While we realize that comparing bidding on our items to sitting down to a poker table in Vegas probably doesn’t do much to help dissuade the notion that shopping with QuiBids isn’t gambling, we think it’s still a valid, vivid means of comparison that illustrates how to take advantage of our business model. From this point on (in this post, at least), it helps to bear the Buy Now feature in mind, as it guarantees that you’ll never have to pay more than a product’s retail price, should an auction not go the way you hoped. And that — unlike a casino’s slot machines — the odds aren’t always set in the house’s (read: QuiBids’) favor.
QuiBids as Vegas Comparison #1: Never walk into the Palace without plenty of ammo
Who carries pocket change into Casesar’s Palace — or The Palms, or MGM Grand — expecting to win big? Delusional people, that’s who.
Likewise, QuiBidders expecting to reign a big-screen TV with just a couple of bids are thinking pretty optimistically. Not that customers don’t win big with just a few bids — they do, we see it all the time — but they’re considerably less likely to win such an item at a discount if they’re not willing to pump in a hefty amount of bids.
QuiBids as Vegas Comparison #2: Different players have different styles
We bill ourselves as an entertainment shopping site, so customers’ ultimate goal should boil down to something as simple as “Have fun and get stuff,” right? Well sometimes users develop more involved, complicated (and even sometimes perplexing) strategies to deliver that goal.
A common one we’ve noticed is very similar to bluffing and losing. In poker, sometimes getting caught bluffing can be a useful thing, assuming you don’t lose too many chips: it proves to your opponents that you won’t sit idly by, waiting for a good hand. Then, they may be less likely to believe you when you do wind up with a straight flush. You win some to lose some.
Similarly on QuiBids, some users are willing to take a loss on certain auctions just to establish a reputation as being difficult to defeat. A user may spend 300 bids for instance, just to win 250 Voucher Bids. It is a bit of a bully tactic, and doesn’t make much sense within the immediate context, but it can pay off dividends if it means that other customers are scared to bid against you. We think it’s a good strategy to generally avoid these people, but to also bear in mind that a bluff is just a scare tactic by somebody who’s got nothing. Sometimes challenging them on their bullying can blow up their whole persona.

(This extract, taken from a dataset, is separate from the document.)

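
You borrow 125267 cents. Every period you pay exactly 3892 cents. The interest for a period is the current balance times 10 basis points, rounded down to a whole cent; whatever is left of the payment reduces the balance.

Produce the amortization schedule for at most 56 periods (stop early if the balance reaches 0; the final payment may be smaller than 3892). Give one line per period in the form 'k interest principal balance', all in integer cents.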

QuiBids as Vegas Comparison #3: Don’t expect to win your first trip to the table
A lot of people watch professionals play poker on TV and think, “That looks easy — all I’ve gotta do is sit still and keep a really stern face and toss chips in the pot!”
That couldn’t be further from the truth. Each person at that televised table spent years of experience calculating odds and analyzing them against the behavior of their opponents. It’s incredibly nerve-wracking and stressful, and miles above the level of competition at your buddies’ weekly poker night.
Major product auctions on QuiBids often draw these sorts of players — the so-called “power-bidders” — who spent a lot of time in front of their computer screens, trying (and often succeeding) at winning our products. Building up to their level of skill and confidence requires a lot of time and bidding, so don’t expect to win a computer or major in-home appliance on your first try, at least without the help of Buy Now.
QuiBids as Vegas Comparison #4: Smaller auctions are
If big-item auctions draw the big-time players, then it follows that smaller-item auctions are less-trafficked, right? [Now’s the part where you nod your head in the affirmative.]
It helps to think of an auction like a poker table: your odds of winning increase if you only have to beat two opponents instead of nine. Look for items being bid on by fewer users and the odds will ever be in your favor!